To beg others to follow Crocker's rules is basically saying "I am tired of having to use delicate language and sometimes having to avoid talking about things for you, can't you just grow up and let me be lazy and direct and sometimes rude as I tell you everything I have to say?" There are more sensitive ways to make such requests (and ruder ones too), it's probably better to use such methods if you want people to adopt your preferences in receiving information. It's also important to ask if people want certain information in the first place -- I asked a departing intern once (who sadly ended up not being very strong, at least compared to most interns our team had) if they would like some more candid feedback from me before they left, and they declined. That's fine. I think it's usually better to lead by example and just ask people to be direct if you notice them communicating to you in overly sensitive ways and perhaps leaving important things out, and link them to Crocker's rules if you want. Often the rules aren't needed and you can just create a direct and information-rich culture to begin with, or in specific circumstances (e.g. code reviews) use short hand symbols like "Nit: " or "Blocker: " that compress all the niceties you'd otherwise be encouraged to say. When someone new joins, they can read the room, but pay attention if some people express things like "I wish people were nicer here". Maybe they're a snowflake who needs to grow up, or maybe your environment is just toxic and so unpleasant and full of assholes that it gets in the way of productive work. Again, Crocker's rules is about receiving information independent of nice/rude presentation, it doesn't require rudeness or even directness or bluntness since none of those are automatically implied by efficient communication. (Efficient communication optimized for information is not just a character count.)

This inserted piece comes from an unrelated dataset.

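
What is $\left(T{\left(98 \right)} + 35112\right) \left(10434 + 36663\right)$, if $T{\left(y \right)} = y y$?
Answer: $2105989452$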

A personal example from 12 years ago: after I was rejected after an onsite job interview, with such rejections notoriously (and for sound legal reasons) omitting many details about the precise whys for the rejection, I invoked Crocker's rules in my request for further feedback and actually received some more useful information than the initial rejection. "The particular role ... required more experience ... There was also the sense that the manner in which you had answered questions came off a bit rough around the edges ... We tend to look for engineers who are very curious, passionate, and large drive/motivation to learn more - it seemed we didn't get those senses from you." The last bit especially was kind of an oof, but it was certainly useful feedback that going forward I, believing myself to actually be curious and wanting to learn more (passion has always been a problem though), would need to make more efforts to show those traits.

by hluskaon 3/13/2026, 11:38 PM

This is a recipe for disaster. Please don’t follow Crocker’s Rules; just get better at communicating than the person who wrote this.

by analognoiseon 3/13/2026, 11:47 PM

“My quirky autism excuses me being an asshole” is how most of this reads. “Maximally direct” people need to learn how to mask better, and if it costs them too much then they’re not suited for professional work anyway.